In his statement to police, the defendant claimed that the victim yelled, “You stupid niggers, I’m going to stab you,” and *230“skipped off his porch” and “came at” him and his friend. He also told police that he knew the victim to harbor racist attitudes. The defendant proffered evidence through affidavits of counsel, police reports, and witness statements that, approximately two hours before his altercation with the defendant, the victim, who was white, and two to three other companions were involved in an incident with another black male. The black male went to meet a young woman near a middle school. The victim, wearing a black hooded sweatshirt and black pants, ran at the black male yelling, “I’m going to kill you nigger.” The other men then came out of the bushes saying, “Get him.” The black male ran until he came to a house where a woman allowed him to telephone the police. In the meantime, the men caused extensive damage to the car the black male had been driving.1

It seems to me that, at a new trial, this incident would be relevant to the jury’s assessment of the credibility of the defendant’s claim that the victim came at him, threatened him, and used a racial slur. If the jury believe the defendant’s version of events, they could find him guilty of voluntary manslaughter (rather than murder in the second degree as the jury did here). Moreover, when the defense counsel emphasized the victim’s statement in closing argument, the absence of this evidence allowed the prosecutor to argue that the defendant was inventing the victim’s threatening and racially charged statement.
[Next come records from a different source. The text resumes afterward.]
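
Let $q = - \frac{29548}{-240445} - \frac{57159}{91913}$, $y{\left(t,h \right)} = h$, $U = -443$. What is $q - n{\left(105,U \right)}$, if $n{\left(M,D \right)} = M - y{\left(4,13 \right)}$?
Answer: $- \frac{2044229708651}{22100021285} \approx -92.499$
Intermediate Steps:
$n{\left(M,D \right)} = -13 + M$ ($n{\left(M,D \right)} = M - 13 = -13 + M$)
$q = - \frac{11027750431}{22100021285}$ ($q = \left(-29548\right) \left(- \frac{1}{240445}\right) - \frac{57159}{91913} = \frac{29548}{240445} - \frac{57159}{91913} = - \frac{11027750431}{22100021285} \approx -0.49899$)
$q - n{\left(105,U \right)} = - \frac{11027750431}{22100021285} - \left(-13 + 105\right) = - \frac{11027750431}{22100021285} - 92 = - \frac{2044229708651}{22100021285}$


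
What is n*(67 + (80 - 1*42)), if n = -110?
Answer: -11550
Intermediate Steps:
n*(67 + (80 - 1*42)) = -110*(67 + (80 - 1*42)) = -110*(67 + (80 - 42)) = -110*(67 + 38) = -110*105 = -11550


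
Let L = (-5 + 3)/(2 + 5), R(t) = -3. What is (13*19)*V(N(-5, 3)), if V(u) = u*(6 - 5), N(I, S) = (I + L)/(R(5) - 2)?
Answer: 9139/35 ≈ 261.11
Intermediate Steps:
L = -2/7 ≈ -0.28571
N(I, S) = 2/35 - I/5 (N(I, S) = (I - 2/7)/(-3 - 2) = (-2/7 + I)/(-5) = (-2/7 + I)*(-⅕) = 2/35 - I/5)
V(u) = u (V(u) = u*1 = u)
(13*19)*V(N(-5, 3)) = (13*19)*(2/35 - ⅕*(-5)) = 247*(2/35 + 1) = 247*(37/35) = 9139/35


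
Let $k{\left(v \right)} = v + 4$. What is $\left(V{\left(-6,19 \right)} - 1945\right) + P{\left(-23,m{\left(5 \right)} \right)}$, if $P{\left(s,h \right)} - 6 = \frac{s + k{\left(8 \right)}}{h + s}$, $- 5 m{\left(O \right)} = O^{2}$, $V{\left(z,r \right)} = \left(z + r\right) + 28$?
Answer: $- \frac{53133}{28} \approx -1897.6$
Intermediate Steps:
$V{\left(z,r \right)} = 28 + r + z$ ($V{\left(z,r \right)} = \left(r + z\right) + 28 = 28 + r + z$)
$k{\left(v \right)} = 4 + v$
$m{\left(O \right)} = - \frac{O^{2}}{5}$
$P{\left(s,h \right)} = 6 + \frac{12 + s}{h + s}$ ($P{\left(s,h \right)} = 6 + \frac{s + \left(4 + 8\right)}{h + s} = 6 + \frac{s + 12}{h + s} = 6 + \frac{12 + s}{h + s}$)
$\left(V{\left(-6,19 \right)} - 1945\right) + P{\left(-23,m{\left(5 \right)} \right)} = \left(\left(28 + 19 - 6\right) - 1945\right) + \frac{12 + 6 \left(- \frac{5^{2}}{5}\right) + 7 \left(-23\right)}{- \frac{5^{2}}{5} - 23} = \left(41 - 1945\right) + \frac{12 + 6 \left(\left(- \frac{1}{5}\right) 25\right) - 161}{\left(- \frac{1}{5}\right) 25 - 23} = -1904 + \frac{12 + 6 \left(-5\right) - 161}{-5 - 23} = -1904 + \frac{12 - 30 - 161}{-28} = -1904 - - \frac{179}{28} = -1904 + \frac{179}{28} = - \frac{53133}{28}$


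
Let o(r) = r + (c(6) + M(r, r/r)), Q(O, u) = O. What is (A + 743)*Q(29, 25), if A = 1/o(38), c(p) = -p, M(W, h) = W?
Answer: 1508319/70 ≈ 21547.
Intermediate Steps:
o(r) = -6 + 2*r (o(r) = r + (-1*6 + r) = r + (-6 + r) = -6 + 2*r)
A = 1/70 (A = 1/(-6 + 2*38) = 1/(-6 + 76) = 1/70 ≈ 0.014286)
(A + 743)*Q(29, 25) = (1/70 + 743)*29 = (52011/70)*29 = 1508319/70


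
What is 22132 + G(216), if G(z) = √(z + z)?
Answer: 22132 + 12*√3 ≈ 22153.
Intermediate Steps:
G(z) = √2*√z (G(z) = √(2*z) = √2*√z)
22132 + G(216) = 22132 + √2*√216 = 22132 + √2*(6*√6) = 22132 + 12*√3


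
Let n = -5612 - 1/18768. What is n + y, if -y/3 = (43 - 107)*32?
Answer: 9984575/18768 ≈ 532.00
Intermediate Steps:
n = -105326017/18768 (n = -5612 - 1*1/18768 = -5612 - 1/18768 = -105326017/18768 ≈ -5612.0)
y = 6144 (y = -3*(43 - 107)*32 = -(-192)*32 = -3*(-2048) = 6144)
n + y = -105326017/18768 + 6144 = 9984575/18768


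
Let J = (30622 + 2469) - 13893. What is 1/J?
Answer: 1/19198 ≈ 5.2089e-5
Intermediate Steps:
J = 19198 (J = 33091 - 13893 = 19198)
1/J = 1/19198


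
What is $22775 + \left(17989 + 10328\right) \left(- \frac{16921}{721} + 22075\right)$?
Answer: $\frac{450232764593}{721} \approx 6.2446 \cdot 10^{8}$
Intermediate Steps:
$22775 + \left(17989 + 10328\right) \left(- \frac{16921}{721} + 22075\right) = 22775 + 28317 \left(\left(-16921\right) \frac{1}{721} + 22075\right) = 22775 + 28317 \left(- \frac{16921}{721} + 22075\right) = 22775 + 28317 \cdot \frac{15899154}{721} = 22775 + \frac{450216343818}{721} = \frac{450232764593}{721}$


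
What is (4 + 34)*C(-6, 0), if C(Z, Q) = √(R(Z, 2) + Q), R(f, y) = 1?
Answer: 38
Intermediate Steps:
C(Z, Q) = √(1 + Q)
(4 + 34)*C(-6, 0) = (4 + 34)*√(1 + 0) = 38*√1 = 38*1 = 38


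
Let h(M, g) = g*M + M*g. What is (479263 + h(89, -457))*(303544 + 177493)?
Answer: 191412799929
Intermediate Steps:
h(M, g) = 2*M*g (h(M, g) = M*g + M*g = 2*M*g)
(479263 + h(89, -457))*(303544 + 177493) = (479263 + 2*89*(-457))*(303544 + 177493) = (479263 - 81346)*481037 = 397917*481037 = 191412799929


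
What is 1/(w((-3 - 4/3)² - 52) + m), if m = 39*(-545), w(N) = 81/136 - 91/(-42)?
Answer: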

These circumstances persuade me that the court should have undertaken a full analysis of the merits of extending the Adjutant rule to this case, instead of dismissing it as premature.

Without addressing its admissibility, I note that, in her statement to police about this attack, one of the witnesses stated that, earlier in the evening the victim and two other men “were talking about being skin heads and how they hate niggers. They were saying that they kill people for each other, and that they got each other’s backs.”